In the flashback we learn that Willy was not that successful at being a salesman due to what he believes is him not being well liked. He believes that Biff could be a successful salesman because he is a popular high school football player and tries to get him to follow in his footsteps. In fact, when the neighbour’s son Bernard comes over to get Biff to study for his math final. Willy dismisses Biff’s need to study saying essentially that Biff did not need to be smart because he was popular. This would result in Biff failing his math test later and would inadvertently lead to a series of events that would result in the temporary loss of Biff’s “American Dream” The key turning point seems to be when Biff discovers that Willy is having an affair. Biff then separates himself from Willy. Biff goes out West, where it appears that he was not very successful. The second key turning point was when Willy chose to stay with Linda and his sons over going to Alaska with his brother Ben. He would later regret not taking the risk when Ben became rich from finding a diamond mine in Africa. This along with the affair could also be seen as the two morally low points in Willy’s life. On the other hand, many would see Willy choosing to stay with his family as being a moral high point because he chose to do the stable and non-risky thing and provide for his family is a simple way rather than leaving or taking them into a situation that may have turned out badly.
The degree in which Willy was responsible for the tragedy depends on what one sees as a tragedy and what one sees as Willy’s culpability in the situation.

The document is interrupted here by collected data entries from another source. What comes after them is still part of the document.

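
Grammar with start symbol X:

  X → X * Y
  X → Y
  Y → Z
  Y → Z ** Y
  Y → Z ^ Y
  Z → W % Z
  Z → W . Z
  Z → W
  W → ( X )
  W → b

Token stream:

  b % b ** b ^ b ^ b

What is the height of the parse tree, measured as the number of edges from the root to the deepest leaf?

[X [Y [Z [W b] % [Z [W b]]] ** [Y [Z [W b]] ^ [Y [Z [W b]] ^ [Y [Z [W b]]]]]]]

7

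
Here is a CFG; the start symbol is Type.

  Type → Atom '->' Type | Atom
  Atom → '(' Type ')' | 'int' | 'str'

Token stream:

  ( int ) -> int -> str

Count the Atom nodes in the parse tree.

4

[Type [Atom ( [Type [Atom int]] )] -> [Type [Atom int] -> [Type [Atom str]]]]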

Biff failing math and not going to summer school may have been instigated by Willy encouraging him to blow off his studies and Biff discovering that Willy was having an affair. One cannot lay the blame totally on Willy because while he may have been the catalyst Biff made that decision not to study or go to summer school. Willy is kind of responsible for his family not being wealthy. He turned down an opportunity to go to Alaska with his brother a decision that would eventually cost him. Had he gone with Ben he could have been rich from finding a diamond mine in Africa. Although in a way one can understand him not taking the risk and going to Alaska. Finally, Willy is responsible for his own death. I see this as a tragedy because Willy felt that the only way for him to make up for the fact that his past actions contributed to Biff’s failure in life was to commit suicide. In order that Biff would get an inheritance that would allow him to achieve the “American Dream”

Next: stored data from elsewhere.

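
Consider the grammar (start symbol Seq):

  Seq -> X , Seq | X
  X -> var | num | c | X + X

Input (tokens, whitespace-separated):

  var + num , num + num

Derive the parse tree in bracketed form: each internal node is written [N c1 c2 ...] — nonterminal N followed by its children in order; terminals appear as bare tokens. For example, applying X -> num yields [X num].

[Seq [X [X var] + [X num]] , [Seq [X [X num] + [X num]]]]

Seq
X , Seq
X + X , Seq
var + X , Seq
var + num , Seq
var + num , X
var + num , X + X
var + num , num + X
var + num , num + num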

There are many things I would have done differently. The first being, I would have gone to Alaska. This is because if I did not I would have spent my life wondering what could have been different. I would have figured that I would either take my family with. Then if I found Alaska to be inhospitable we could always have returned, or I would have just gone myself and sent for my family when the time was appropriate. Either way I would have taken the risk. I would have also quit the salesman job a long time before. This is because Willy admits that he is not well liked, therefore he is not very good at it. This makes it sound as though it is a job that he feels he is stuck at rather than a job he enjoys doing. I would have quit and tried to find something that made me happy and if I failed then I would hope to go back.

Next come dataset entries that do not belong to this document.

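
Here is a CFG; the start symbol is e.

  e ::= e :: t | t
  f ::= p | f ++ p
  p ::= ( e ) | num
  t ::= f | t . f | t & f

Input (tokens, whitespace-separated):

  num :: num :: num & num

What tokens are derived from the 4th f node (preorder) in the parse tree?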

I do not think that fate or chance had anything to do with any of the events in the play. Everything that happened was a result of a choice. Willy chose not to go to Alaska, he chose to continue on as a salesman even though he was not very good at it, he also chose to have an affair, and later he chose to commit suicide. So as you can see fate or chance had nothing to do with it. I think Miller was showing us how making the wrong decisions even for the right reasons can have a profound effect on our lives. Realistically if Willy had gone to Alaska with Ben, he would have most likely made money from the diamond mine. If Biff would have studied for the math test he would not have failed. Therefore, he would have been able to attend college. This is perhaps the one time I can see fate kind of playing a role. Biff’s failing math was what led him to discovering Willy’s affair. This in turn caused Biff not to go to summer school, which resulted in him not going to college and being unsuccessful in life. On the other hand, Biff made the choice not to go to summer school, which is what led to him being unsuccessful. In this play, I think Miller was showing us that fate has nothing to do with the outcome of our lives. Instead our lives are determined by the choices we make.
Kelly, Joseph. The Seagull Reader Plays. 3rd ed. WW Norton, 2014. Print.